The calculation is so complicated the IRS advises, “Taxpayers should use the worksheets located in the Instructions to Form 8965, Health Coverage Exemptions, to figure the shared responsibility payment amount due.”
Andrew Townsend, another tax analyst for Tax Act, agreed in an interview with TheDC that the 8965 “calculation is rather complicated.”
“It’s not something people are going to be able to find on their return,” he said. “It is a totally separate calculation that they’ll be needing to do.”
The understaffed IRS will only be able to handle less than half of taxpayer calls and waiting times could average about 34 minutes according to Nina Olson, the IRS’s official tax advocate.
In addition, in her annual report to Congress on Jan. 9, she said the IRS would only be able to handle “basic” questions.
The Department of Health and Human Services last September allocated $60 million to 90 community and left-leaning activist groups to pay for “navigators,” people who are supposed to advise Obamacare participants.
The navigators, however, were only trained to assist with signing up for Obamacare — not how to “navigate” the law’s complicated tax requirements.
The public’s tax problems over Obamacare and the lack of government support is translating into a big win for the tax preparation industry. H&R Block has indicated that Obamacare tax revenue could generate a windfall profit of more than $104 million for his company just this year.

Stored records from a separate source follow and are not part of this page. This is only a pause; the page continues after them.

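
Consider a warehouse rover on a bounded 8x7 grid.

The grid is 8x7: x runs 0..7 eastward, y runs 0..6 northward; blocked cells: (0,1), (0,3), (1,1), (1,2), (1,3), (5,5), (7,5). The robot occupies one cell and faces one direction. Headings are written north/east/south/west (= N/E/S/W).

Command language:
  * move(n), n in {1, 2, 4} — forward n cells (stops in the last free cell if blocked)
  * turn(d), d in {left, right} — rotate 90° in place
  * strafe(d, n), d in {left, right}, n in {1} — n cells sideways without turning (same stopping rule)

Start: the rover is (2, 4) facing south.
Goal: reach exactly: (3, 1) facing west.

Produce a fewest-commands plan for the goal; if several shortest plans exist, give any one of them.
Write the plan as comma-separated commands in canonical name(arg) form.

move(1), move(2), strafe(left, 1), turn(right)

initial: (2, 4) facing south
1. move(1) → (2, 3) facing south
2. move(2) → (2, 1) facing south
3. strafe(left, 1) → (3, 1) facing south
4. turn(right) → (3, 1) facing west
minimal: 4 command(s), checked below 4.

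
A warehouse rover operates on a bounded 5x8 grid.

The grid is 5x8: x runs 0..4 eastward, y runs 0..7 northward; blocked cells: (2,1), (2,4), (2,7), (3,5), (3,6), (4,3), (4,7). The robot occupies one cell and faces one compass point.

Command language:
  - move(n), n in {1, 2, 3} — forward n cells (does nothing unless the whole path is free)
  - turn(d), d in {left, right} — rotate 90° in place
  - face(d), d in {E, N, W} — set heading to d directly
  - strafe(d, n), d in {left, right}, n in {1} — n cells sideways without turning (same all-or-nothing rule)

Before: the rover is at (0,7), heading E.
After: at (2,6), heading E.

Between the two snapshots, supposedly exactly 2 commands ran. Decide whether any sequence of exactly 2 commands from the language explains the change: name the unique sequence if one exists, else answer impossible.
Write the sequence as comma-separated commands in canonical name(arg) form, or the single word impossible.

strafe(right, 1), move(2)

key: running move(2) before strafe(right, 1) would end elsewhere — order is forced
t0: at (0,7), heading E
1. strafe(right, 1) → at (0,6), heading E
2. move(2) → at (2,6), heading E
no rival 2-sequence matches.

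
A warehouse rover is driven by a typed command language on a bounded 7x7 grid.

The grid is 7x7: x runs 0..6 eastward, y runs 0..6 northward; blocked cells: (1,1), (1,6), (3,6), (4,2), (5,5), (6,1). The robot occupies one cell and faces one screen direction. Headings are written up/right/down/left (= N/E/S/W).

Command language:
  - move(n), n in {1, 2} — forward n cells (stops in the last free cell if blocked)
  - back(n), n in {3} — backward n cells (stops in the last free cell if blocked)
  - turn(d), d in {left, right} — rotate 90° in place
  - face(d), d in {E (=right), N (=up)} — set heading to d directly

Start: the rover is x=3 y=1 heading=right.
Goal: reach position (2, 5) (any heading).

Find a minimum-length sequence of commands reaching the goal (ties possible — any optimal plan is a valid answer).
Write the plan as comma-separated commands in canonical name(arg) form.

initial: x=3 y=1 heading=right
[1] after back(3): x=2 y=1 heading=right
[2] after turn(left): x=2 y=1 heading=up
[3] after move(2): x=2 y=3 heading=up
[4] after move(2): x=2 y=5 heading=up
no 3-step plan works, so 4 is optimal.

back(3), turn(left), move(2), move(2)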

Company CEO Bill Cobb told Reuters on Jan. 7 that up to 25 percent of H&R Block’s client base might be required to fill out the new Obamacare IRS forms. He said his company could earn between $5 and $30 per Obamacare document.
That, according to an analysis by Wedbush Securities, estimates the additional revenue could be as high as $104.25 million for H&R Block.
The giant firm has positioned itself to reap the rewards of Obamacare business. Chief marketing officer Kathy Collins stated at the Jan. 5 launch of the company’s Obamacare tax service: “Our tax professionals understand the increasingly complicated tax code, including confusing changes with the Affordable Care Act.”
On Jan. 9, the company launched a national TV ad—part of an overall campaign that the Daily Twitch, an analyst of an advertising agency estimated will cost $200 million.
The ad debuted the weekend of Jan. 10. In the 30-second ad, a bow-tied narrator tells viewers: “On the one hand, you have taxes. On the other hand, the Affordable Care Act.”
The narrator goes on: “And that leads to a lot of questions, like, ‘What does the Affordable Care Act have to do with my refund?’ Or, ‘Who can help me figure this out?’ We can.”
The media buy is big, with 2,986 national TV airings, according to iSpot TV.
As part of its aggressive marketing campaign, the company also organized an “ACA Q&A Day.” Obamacare enrollees were invited to visit one of H&R Block’s 10,000 retail offices on Jan. 8.
According to a company spokeswoman, more than 200,000 people showed up.